How annoying they were, Rachel thought as she tried to ignore the argument. They threatened to ruin an otherwise wonderful experience. The dark that surrounded her was soft and soothing. And up ahead a white light shone so blindingly pure and warm that it should have hurt her eyes. Except that she had no eyes, or body either.
She simply existed.
Never before had she felt so accepted, so cared for. Love surrounded her, flowed through her as she drifted about. Content, though anxious to move toward the light. At peace except—
“What are we to do?”
“Would you cease your whining? And what do you mean
“Surely you plan to help me.”
“I shall remind you again. It was your mistake.”
“But I’m merely an apprentice. You were to guide me. And I only glanced away for a moment.”
“Stop it!” She’d had enough of their bickering. Of them disturbing her. But Rachel hadn’t meant to yell at them. Actually she hadn’t yelled. It was as if she communicated with them on some plane other than the spoken word. Whatever it was, they both seemed stunned by her scolding. At least they were silent for a moment. That is until the whiner started again.
“See, I told you she was trouble.”
“You didn’t say trouble, merely unpredictable, and that I will readily concede.” He sighed. “The question is what is to be done.”
“Done about what?” Rachel decided she must help them solve their dilemma if she was to have any peace.
“About you, of course.”
“Yes,” the whiner agreed in an accusing tone. “It wasn’t your time to die.”

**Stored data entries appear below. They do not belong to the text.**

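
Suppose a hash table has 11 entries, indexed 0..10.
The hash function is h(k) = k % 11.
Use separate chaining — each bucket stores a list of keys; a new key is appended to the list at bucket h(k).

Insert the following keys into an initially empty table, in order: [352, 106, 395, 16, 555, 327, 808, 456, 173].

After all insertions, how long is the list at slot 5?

4

Insert 352: h=0, bucket 0 empty → new chain.
Insert 106: h=7, bucket 7 empty → new chain.
Insert 395: h=10, bucket 10 empty → new chain.
Insert 16: h=5, bucket 5 empty → new chain.
Insert 555: h=5, bucket 5 nonempty → append to chain.
Insert 327: h=8, bucket 8 empty → new chain.
Insert 808: h=5, bucket 5 nonempty → append to chain.
Insert 456: h=5, bucket 5 nonempty → append to chain.
Insert 173: h=8, bucket 8 nonempty → append to chain.
Final buckets:
0: 352
1: —
2: —
3: —
4: —
5: 16 -> 555 -> 808 -> 456
6: —
7: 106
8: 327 -> 173
9: —
10: 395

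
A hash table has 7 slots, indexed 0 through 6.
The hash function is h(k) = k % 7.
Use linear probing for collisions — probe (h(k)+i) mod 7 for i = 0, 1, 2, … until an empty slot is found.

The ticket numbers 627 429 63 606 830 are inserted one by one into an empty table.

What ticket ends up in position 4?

627

Insert 627: h=4, slot 4 empty → index 4.
Insert 429: h=2, slot 2 empty → index 2.
Insert 63: h=0, slot 0 empty → index 0.
Insert 606: h=4, slot 4 occupied → index 5.
Insert 830: h=4, slots 4,5 occupied → index 6.
Table: [63, _, 429, _, 627, 606, 830]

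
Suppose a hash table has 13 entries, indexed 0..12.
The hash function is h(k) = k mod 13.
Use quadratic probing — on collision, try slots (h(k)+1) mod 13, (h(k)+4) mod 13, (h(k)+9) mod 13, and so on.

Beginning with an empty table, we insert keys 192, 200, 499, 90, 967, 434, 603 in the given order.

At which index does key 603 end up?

8

Insert 192: h=10, slot 10 empty => index 10.
Insert 200: h=5, slot 5 empty => index 5.
Insert 499: h=5, slot 5 occupied => index 6.
Insert 90: h=12, slot 12 empty => index 12.
Insert 967: h=5, slots 5,6 occupied => index 9.
Insert 434: h=5, slots 5,6,9 occupied => index 1.
Insert 603: h=5, slots 5,6,9,1 occupied => index 8.
Table: [∅, 434, ∅, ∅, ∅, 200, 499, ∅, 603, 967, 192, ∅, 90]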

“Die? But I’m not d—” Rachel couldn’t complete her denial. For as difficult as it was to accept—she didn’t feel dead—in her heart she knew it was true. But where were the things she’d been led to expect? The host of heavenly angels? Or, God forbid, the fiery brimstone? And Rachel had another question. “What happened to Liz?”
“She’s gone on, as has her soul mate Geoffrey.”
Rachel knew instinctively the spirit meant gone on toward the light. The radiant light that shimmered just out of reach. “Then send me on,” Rachel insisted. “I’m ready to go.”
“If only it were that simple.”
For the first time Rachel felt an inkling of fear. “You can’t mean I’m destined for... for hell?” At that moment her soul seemed awash with memories of her life. And to Rachel’s discomfort, some shone less than sterling in the pure light of the afterworld. There was the time she lied to her mother about the reason for her scrapped knees and torn dress. Then there was the gossip. She was quite fond of court intrigue and never hesitated to pass any crumb of information along to Liz. And she wasn’t very pious. Or charitable. Just last week she passed by an alms seeker pretending not to see the wretched man. And then there was—
“Oh, do stop your reminiscing. I don’t care to review all your misdeeds. Besides, you’re not destined to eternal damnation.”
“Thank God,” Rachel thought with a sigh of relief.
“Precisely. But never mind that now. Didn’t you hear what Ebenezer said? It wasn’t your time to die.”
Ebenezer? The spirits had names? Rachel pushed that thought aside. The answer to the problem seemed simple enough. It wasn’t her time to die, so... “Send me back to my life.”